If it is based on time series, just use the generator to read the original file, generate new lines and then output it.

ringa_lee · Answer

pandas can solve your needs, read the data into a dataframe and then process it

怪我咯 · Answer

This depends on how much data you have

Use file handle traversal without using readlines() (memory may not be enough)
Use a data structure similar to a dictionary to store your information. If the memory is not enough, you have to find a way to write the intermediate information to disk, etc.

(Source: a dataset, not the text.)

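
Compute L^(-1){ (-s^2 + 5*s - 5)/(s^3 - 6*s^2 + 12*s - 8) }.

Factor the denominator: s^3 - 6*s^2 + 12*s - 8 = (s - 2)^3.
Partial fraction decomposition gives [-1/(s - 2)] + [(s - 2)^(-2)] + [(s - 2)^(-3)].
Invert each term: -1/(s - 2) ↔ -e^(2t); 1/(s - 2)^2 ↔ t·e^(2t); 1/(s - 2)^3 ↔ (1/2)t^2·e^(2t).

t^2*exp(2*t)/2 + t*exp(2*t) - exp(2*t)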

The general idea is as follows

from collections import Counter
c = Counter()
f = ['1107 1385332800000 1.2847329440609827',
'1107 1385332800000 0.0021683196661660157',
'1107 1385333400000 1.2891586380834603',
'1108 1385247600000 0.026943168177151356',
'1108 1385247600000 6.184696475262653',
'1108 1385248200000 0.05946288920050806' ]

'''
with open('xxoo.txt') as f:  # f 文件遍历句柄，相当于上面的 list f
    for i in f:
        s = i.split()
        c[s[0]] += s[2]
'''


for i in f:  # 这里是遍历 f， 这里遍历的是 list f， 你实际情况要用上面的 f
    s = i.split()  # 这里是空格分割，可以使用 print s 看看结果
    c[s[0]] += float(s[2])  # c 用来统计

for i in c:
    print i, c[i]

PHPz · Answer

What you are doing is grouping statistics based on two indicators: label and hour. Use pandas to read in, use to_datetime to convert the timestamp into a time column and then get the number of hours. Then use groupby to classify the label and hour at the same time, and sum it up.

黄舟 · Answer

Please use this idea
https://www.zhihu.com/questio...

阿神 · Answer

I think your data format can be analyzed a little before doing it
1. The first column represents the date, you can use it as the key of the first level of the result array, result[date]
2. The second column should look like Timestamp of time (minutes), so if you require results by hour, you initialize 24 elements for each result[data] item, and the key is the number of hours (the value of the timestamp of the corresponding number of hours can be used as the key) , the key value corresponds to the sum of data within this hour, that is, resultdate
3. After initializing the result array, it is simple. You just traverse the file and process it line by line. For each line, first read the value of the first column. , such as 1107,
operates on result[1107]. Then read the second column, find the corresponding hourtimestamp key, and just add it up.
4. Finally, traverse the result array and output the result.

天蓬老师 · Answer

You need:

from itertools import groupby

It can be done in less than ten lines of code.